Know that if you have been overwatering your lawn for a long time, all the small insects are most likely dead. Grass and soil need to have many different small bugs like ants, worms, rolly pollies, centipedes, etc., digging around in the soil. Bugs like these help keep the soil aerated and loose, transport nutrients around to different parts of the lawn, and nourish any plants and grass with their carcasses when they die.

How to repair your lawn

Depending on the weather and the amount of watering, you can restore your lawn in two to three weeks, or you will have to replant patches of grass because the damage was too much and the grass died. 

The first thing you must do to repair and heal your lawn is to stop watering it. Don’t water it for several days. It needs to completely dry out. If the weather is warm or hot, this should not take more than four days, perhaps two. 

But if it is the end of fall or the middle of winter, then expect even more damage in the coming days. Water that cannot soak into the soil will stay at the surface among the grass blades, and the cold weather might cause it to freeze. 

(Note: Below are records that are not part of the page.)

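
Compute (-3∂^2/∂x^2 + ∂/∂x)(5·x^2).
10 x - 30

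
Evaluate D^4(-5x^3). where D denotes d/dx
0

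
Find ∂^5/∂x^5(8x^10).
241920 x^{5}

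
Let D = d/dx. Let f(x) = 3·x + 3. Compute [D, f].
3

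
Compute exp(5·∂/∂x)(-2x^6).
- 2 x^{6} - 60 x^{5} - 750 x^{4} - 5000 x^{3} - 18750 x^{2} - 37500 x - 31250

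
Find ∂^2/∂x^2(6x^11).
660 x^{9}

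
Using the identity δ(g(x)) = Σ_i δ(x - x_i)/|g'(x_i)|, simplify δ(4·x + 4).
\frac{\delta(x + 1)}{4}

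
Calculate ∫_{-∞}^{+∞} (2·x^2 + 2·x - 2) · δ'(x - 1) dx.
-6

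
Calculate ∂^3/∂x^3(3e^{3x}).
81 e^{3 x}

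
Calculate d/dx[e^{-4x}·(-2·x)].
2 \left(4 x - 1\right) e^{- 4 x}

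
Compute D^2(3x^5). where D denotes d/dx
60 x^{3}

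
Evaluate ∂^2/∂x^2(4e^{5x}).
100 e^{5 x}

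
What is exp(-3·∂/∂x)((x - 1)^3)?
x^{3} - 12 x^{2} + 48 x - 64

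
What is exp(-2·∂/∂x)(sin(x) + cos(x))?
\sqrt{2} \cos{\left(- x + \frac{\pi}{4} + 2 \right)}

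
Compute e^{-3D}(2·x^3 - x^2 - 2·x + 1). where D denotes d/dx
2 x^{3} - 19 x^{2} + 58 x - 56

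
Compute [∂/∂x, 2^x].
2^{x} \log{\left(2 \right)}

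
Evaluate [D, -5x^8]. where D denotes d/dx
- 40 x^{7}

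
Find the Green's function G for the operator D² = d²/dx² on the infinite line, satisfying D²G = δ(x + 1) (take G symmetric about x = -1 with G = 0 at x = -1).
\frac{|x + 1|}{2}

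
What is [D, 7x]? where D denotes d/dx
7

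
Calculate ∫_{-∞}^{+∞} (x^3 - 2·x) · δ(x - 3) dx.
21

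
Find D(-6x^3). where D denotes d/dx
- 18 x^{2}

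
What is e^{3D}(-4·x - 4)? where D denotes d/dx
- 4 x - 16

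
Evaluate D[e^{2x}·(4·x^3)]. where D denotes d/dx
x^{2} \left(8 x + 12\right) e^{2 x}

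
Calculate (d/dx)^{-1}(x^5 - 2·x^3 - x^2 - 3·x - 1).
\frac{x^{6}}{6} - \frac{x^{4}}{2} - \frac{x^{3}}{3} - \frac{3 x^{2}}{2} - x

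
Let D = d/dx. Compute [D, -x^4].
- 4 x^{3}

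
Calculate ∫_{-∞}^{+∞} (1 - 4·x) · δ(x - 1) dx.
-3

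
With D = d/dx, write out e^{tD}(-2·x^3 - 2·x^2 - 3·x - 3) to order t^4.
- 2 t^{3} - 2 t^{2} \left(3 x + 1\right) - t \left(6 x^{2} + 4 x + 3\right) - 2 x^{3} - 2 x^{2} - 3 x - 3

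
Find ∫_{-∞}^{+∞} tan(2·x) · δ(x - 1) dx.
\tan{\left(2 \right)}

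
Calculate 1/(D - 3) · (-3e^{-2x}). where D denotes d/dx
\frac{3 e^{- 2 x}}{5}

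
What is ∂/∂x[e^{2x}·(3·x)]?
\left(6 x + 3\right) e^{2 x}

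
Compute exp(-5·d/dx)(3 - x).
8 - x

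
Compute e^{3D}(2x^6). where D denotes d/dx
2 x^{6} + 36 x^{5} + 270 x^{4} + 1080 x^{3} + 2430 x^{2} + 2916 x + 1458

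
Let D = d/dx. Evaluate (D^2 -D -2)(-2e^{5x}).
- 36 e^{5 x}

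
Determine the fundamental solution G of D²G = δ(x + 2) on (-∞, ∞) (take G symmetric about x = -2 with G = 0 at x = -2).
\frac{|x + 2|}{2}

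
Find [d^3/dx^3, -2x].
-6\frac{d^{2}}{dx^{2}}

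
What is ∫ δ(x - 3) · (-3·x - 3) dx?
-12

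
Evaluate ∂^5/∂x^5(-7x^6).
- 5040 x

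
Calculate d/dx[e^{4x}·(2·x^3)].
x^{2} \left(8 x + 6\right) e^{4 x}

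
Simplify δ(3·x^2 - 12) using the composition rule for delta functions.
\frac{\delta(x - 2) + \delta(x + 2)}{12}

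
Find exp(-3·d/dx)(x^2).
x^{2} - 6 x + 9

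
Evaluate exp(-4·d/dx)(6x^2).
6 x^{2} - 48 x + 96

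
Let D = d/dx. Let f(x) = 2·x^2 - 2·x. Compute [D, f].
4 x - 2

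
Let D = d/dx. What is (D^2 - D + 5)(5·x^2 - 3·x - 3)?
25 x^{2} - 25 x - 2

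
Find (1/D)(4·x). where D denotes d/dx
2 x^{2}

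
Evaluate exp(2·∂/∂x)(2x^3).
2 x^{3} + 12 x^{2} + 24 x + 16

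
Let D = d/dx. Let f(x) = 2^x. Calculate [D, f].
2^{x} \log{\left(2 \right)}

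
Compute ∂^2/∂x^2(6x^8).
336 x^{6}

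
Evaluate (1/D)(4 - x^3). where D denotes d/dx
- \frac{x^{4}}{4} + 4 x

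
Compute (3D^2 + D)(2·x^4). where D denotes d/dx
8 x^{2} \left(x + 9\right)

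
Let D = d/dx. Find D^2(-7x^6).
- 210 x^{4}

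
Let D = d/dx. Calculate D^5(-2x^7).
- 5040 x^{2}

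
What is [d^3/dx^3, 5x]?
15\frac{d^{2}}{dx^{2}}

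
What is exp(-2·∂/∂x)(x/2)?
\frac{x}{2} - 1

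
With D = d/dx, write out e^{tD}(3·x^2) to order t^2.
3 t^{2} + 6 t x + 3 x^{2}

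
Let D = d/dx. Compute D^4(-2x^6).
- 720 x^{2}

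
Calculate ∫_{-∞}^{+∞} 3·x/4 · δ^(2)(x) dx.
0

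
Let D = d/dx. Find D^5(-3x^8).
- 20160 x^{3}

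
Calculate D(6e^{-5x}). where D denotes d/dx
- 30 e^{- 5 x}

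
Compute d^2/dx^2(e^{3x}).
9 e^{3 x}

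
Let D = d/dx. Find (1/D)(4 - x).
- \frac{x^{2}}{2} + 4 x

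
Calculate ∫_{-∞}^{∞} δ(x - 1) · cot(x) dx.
\cot{\left(1 \right)}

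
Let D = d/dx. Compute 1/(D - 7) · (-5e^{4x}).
\frac{5 e^{4 x}}{3}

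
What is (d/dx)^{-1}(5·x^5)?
\frac{5 x^{6}}{6}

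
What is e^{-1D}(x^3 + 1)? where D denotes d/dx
x \left(x^{2} - 3 x + 3\right)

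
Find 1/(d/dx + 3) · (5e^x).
\frac{5 e^{x}}{4}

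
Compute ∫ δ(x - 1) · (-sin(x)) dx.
- \sin{\left(1 \right)}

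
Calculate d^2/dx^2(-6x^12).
- 792 x^{10}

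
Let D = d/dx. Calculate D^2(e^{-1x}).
e^{- x}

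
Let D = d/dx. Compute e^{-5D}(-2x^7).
- 2 x^{7} + 70 x^{6} - 1050 x^{5} + 8750 x^{4} - 43750 x^{3} + 131250 x^{2} - 218750 x + 156250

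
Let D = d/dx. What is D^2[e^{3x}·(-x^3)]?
- 3 x \left(3 x^{2} + 6 x + 2\right) e^{3 x}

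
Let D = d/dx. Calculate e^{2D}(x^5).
x^{5} + 10 x^{4} + 40 x^{3} + 80 x^{2} + 80 x + 32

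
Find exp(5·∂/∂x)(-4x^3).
- 4 x^{3} - 60 x^{2} - 300 x - 500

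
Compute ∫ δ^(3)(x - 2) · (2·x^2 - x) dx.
0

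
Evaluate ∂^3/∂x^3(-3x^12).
- 3960 x^{9}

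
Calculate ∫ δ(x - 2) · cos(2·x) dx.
\cos{\left(4 \right)}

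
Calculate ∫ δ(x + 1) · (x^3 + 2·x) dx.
-3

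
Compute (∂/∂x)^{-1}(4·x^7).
\frac{x^{8}}{2}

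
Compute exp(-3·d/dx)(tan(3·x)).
\tan{\left(3 x - 9 \right)}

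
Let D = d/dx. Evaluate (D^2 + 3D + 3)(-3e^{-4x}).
- 21 e^{- 4 x}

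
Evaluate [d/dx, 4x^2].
8 x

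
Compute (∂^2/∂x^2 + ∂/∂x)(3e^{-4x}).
36 e^{- 4 x}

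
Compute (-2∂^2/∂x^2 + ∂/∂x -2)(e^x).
- 3 e^{x}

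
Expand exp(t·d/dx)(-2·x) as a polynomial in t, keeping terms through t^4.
- 2 t - 2 x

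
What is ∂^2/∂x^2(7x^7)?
294 x^{5}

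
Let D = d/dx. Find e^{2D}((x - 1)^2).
x^{2} + 2 x + 1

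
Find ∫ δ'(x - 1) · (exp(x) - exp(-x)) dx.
- 2 \cosh{\left(1 \right)}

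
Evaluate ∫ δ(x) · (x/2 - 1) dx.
-1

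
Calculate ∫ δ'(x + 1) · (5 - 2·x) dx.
2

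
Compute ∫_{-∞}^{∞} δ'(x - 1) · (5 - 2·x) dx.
2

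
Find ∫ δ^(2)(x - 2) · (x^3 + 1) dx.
12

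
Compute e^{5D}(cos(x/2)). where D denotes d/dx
\cos{\left(\frac{x}{2} + \frac{5}{2} \right)}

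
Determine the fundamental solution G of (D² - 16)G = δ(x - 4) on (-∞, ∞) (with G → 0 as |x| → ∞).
-\frac{e^{-4|x - 4|}}{8}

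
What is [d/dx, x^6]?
6 x^{5}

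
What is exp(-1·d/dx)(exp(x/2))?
e^{\frac{x}{2} - \frac{1}{2}}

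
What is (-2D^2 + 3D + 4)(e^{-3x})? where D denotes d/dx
- 23 e^{- 3 x}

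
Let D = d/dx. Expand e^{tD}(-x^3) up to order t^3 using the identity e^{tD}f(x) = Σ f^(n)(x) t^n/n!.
- t^{3} - 3 t^{2} x - 3 t x^{2} - x^{3}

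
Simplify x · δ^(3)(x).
-3\delta^{(2)}(x)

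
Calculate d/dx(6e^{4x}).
24 e^{4 x}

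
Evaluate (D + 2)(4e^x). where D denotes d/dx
12 e^{x}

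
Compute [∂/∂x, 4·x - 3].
4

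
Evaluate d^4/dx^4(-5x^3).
0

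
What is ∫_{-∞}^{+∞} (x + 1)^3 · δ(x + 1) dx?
0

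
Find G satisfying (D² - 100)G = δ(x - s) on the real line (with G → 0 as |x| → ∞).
-\frac{e^{-10|x-s|}}{20}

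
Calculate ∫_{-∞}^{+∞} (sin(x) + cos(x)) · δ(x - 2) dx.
\cos{\left(2 \right)} + \sin{\left(2 \right)}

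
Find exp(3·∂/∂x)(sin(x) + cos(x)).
\sqrt{2} \sin{\left(x + \frac{\pi}{4} + 3 \right)}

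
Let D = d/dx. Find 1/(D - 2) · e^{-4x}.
- \frac{e^{- 4 x}}{6}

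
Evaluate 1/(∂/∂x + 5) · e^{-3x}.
\frac{e^{- 3 x}}{2}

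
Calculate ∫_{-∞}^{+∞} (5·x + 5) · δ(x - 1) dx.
10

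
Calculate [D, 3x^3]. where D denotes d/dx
9 x^{2}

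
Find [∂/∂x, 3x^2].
6 x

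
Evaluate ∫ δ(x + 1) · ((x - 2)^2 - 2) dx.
7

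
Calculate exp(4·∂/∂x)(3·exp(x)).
3 e^{x + 4}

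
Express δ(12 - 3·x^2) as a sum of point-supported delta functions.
\frac{\delta(x - 2) + \delta(x + 2)}{12}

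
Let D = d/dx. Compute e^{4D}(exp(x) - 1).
e^{x + 4} - 1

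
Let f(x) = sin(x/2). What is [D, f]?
\frac{\cos{\left(\frac{x}{2} \right)}}{2}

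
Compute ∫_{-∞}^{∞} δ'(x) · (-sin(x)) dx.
1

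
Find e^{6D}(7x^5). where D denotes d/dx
7 x^{5} + 210 x^{4} + 2520 x^{3} + 15120 x^{2} + 45360 x + 54432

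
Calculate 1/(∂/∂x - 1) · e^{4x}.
\frac{e^{4 x}}{3}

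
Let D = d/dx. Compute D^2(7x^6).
210 x^{4}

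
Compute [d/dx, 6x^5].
30 x^{4}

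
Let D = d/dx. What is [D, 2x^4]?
8 x^{3}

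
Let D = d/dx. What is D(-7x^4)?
- 28 x^{3}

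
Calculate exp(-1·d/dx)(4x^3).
4 x^{3} - 12 x^{2} + 12 x - 4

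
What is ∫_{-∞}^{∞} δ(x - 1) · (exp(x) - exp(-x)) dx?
2 \sinh{\left(1 \right)}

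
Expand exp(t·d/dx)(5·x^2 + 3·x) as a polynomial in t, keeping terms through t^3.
5 t^{2} + t \left(10 x + 3\right) + 5 x^{2} + 3 x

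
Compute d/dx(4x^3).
12 x^{2}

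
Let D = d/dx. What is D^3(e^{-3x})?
- 27 e^{- 3 x}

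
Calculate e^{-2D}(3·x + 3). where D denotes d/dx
3 x - 3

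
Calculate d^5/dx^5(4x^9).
60480 x^{4}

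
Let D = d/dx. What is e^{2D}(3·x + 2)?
3 x + 8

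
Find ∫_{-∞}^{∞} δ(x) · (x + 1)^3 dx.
1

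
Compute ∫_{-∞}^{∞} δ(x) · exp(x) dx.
1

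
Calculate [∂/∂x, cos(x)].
- \sin{\left(x \right)}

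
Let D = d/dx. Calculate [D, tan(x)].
\frac{1}{\cos^{2}{\left(x \right)}}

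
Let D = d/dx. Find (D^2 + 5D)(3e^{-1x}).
- 12 e^{- x}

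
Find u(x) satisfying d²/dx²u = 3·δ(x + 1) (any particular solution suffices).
\frac{3|x + 1|}{2}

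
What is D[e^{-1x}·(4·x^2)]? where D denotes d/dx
4 x \left(2 - x\right) e^{- x}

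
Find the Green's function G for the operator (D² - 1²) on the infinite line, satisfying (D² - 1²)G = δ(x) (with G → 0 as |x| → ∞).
-\frac{e^{-|x|}}{2}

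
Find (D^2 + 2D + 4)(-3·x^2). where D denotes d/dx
- 12 x^{2} - 12 x - 6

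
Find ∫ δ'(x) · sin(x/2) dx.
- \frac{1}{2}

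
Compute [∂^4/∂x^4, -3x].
-12\frac{d^{3}}{dx^{3}}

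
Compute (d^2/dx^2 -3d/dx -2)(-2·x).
4 x + 6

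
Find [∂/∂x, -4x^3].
- 12 x^{2}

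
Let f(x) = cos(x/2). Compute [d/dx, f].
- \frac{\sin{\left(\frac{x}{2} \right)}}{2}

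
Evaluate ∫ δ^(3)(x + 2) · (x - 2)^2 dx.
0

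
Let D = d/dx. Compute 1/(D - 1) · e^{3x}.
\frac{e^{3 x}}{2}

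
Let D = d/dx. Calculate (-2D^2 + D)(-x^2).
4 - 2 x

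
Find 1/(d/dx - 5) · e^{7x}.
\frac{e^{7 x}}{2}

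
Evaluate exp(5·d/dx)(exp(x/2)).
e^{\frac{x}{2} + \frac{5}{2}}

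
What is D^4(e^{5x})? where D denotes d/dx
625 e^{5 x}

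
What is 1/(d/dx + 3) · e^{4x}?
\frac{e^{4 x}}{7}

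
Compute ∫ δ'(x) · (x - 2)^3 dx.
-12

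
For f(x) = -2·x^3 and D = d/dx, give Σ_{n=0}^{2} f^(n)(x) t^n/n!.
2 x \left(- 3 t^{2} - 3 t x - x^{2}\right)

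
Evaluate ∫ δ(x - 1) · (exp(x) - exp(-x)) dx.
2 \sinh{\left(1 \right)}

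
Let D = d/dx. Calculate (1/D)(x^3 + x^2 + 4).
\frac{x^{4}}{4} + \frac{x^{3}}{3} + 4 x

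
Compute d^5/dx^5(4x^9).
60480 x^{4}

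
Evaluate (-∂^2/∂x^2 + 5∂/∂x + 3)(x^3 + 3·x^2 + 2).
3 x \left(x^{2} + 8 x + 8\right)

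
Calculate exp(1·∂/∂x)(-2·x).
- 2 x - 2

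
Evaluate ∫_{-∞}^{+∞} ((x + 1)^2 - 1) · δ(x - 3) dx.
15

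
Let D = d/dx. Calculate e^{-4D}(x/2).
\frac{x}{2} - 2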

Remove all of the mushroom and any moss patches growing around the lawn because they are stealing nutrients from the soil. When spring comes, sow grass seeds in any area that does not have grass.

How to water your lawn

It may seem silly to research how to water a lawn the right way, but there are a few tips below that can improve the growth of your lawn without wasting water or damaging the grass. Watering your lawn the right way is easy to learn and to do. 

There are two factors to consider when deciding how much and how often to water your lawn. They are:

  • Current and coming weather
  • Type of grass

Current and incoming weather

Weather is an important factor, and it will influence the health of your lawn. If you water your lawn too much in the winter, you can kill it, but if you do not water your lawn enough in the summer, it will dry out. If the area you live in is going through a heatwave, water your lawn after the sun has gone down. If there is no heatwave, you can water your lawn in the morning before 10 a.m. or after the sun goes down. 

If you’re watering your lawn during the Spring and Fall, you can water in the afternoon as well. If there is no extreme heat or cold in your area, then the general rule is to water your lawn 20 minutes a day, three times a week. Adjust this level depending on how big your lawn is and what species of grass is growing on your lawn. 

Also, do not water your lawn if you know that a storm is coming in the next few days. Rain brings much more water than you could ever water your lawn with by hose, and you want your soil to be completely dry when the rain comes so it could soak it all up.

Type of grass

Some grass species are drought resistant and do well when they don’t receive a lot of water, and some grasses need a lot of water every day, or else they will stop growing and turn brown. If you notice that the grass in your lawn is a different style or shape than usual, ask a gardener or a plant nursery what species it is. 

Conclusion

Overwatering your lawn is an easy thing to do. Luckily, it is also easy to reverse. By using the guidelines of watering your lawn three times a week for 20 minutes each time and adjusting the amount of water depending on the weather, you shouldn’t have a problem keeping your lawn green. Remember, keeping your lawn green during the winter and summer is more difficult than keeping it green during the spring and fall, so don’t feel like you are failing if the summer sun scorches your grass. When fall turns to winter, reducing the amount of water you provide for your lawn even more so it does not become waterlogged.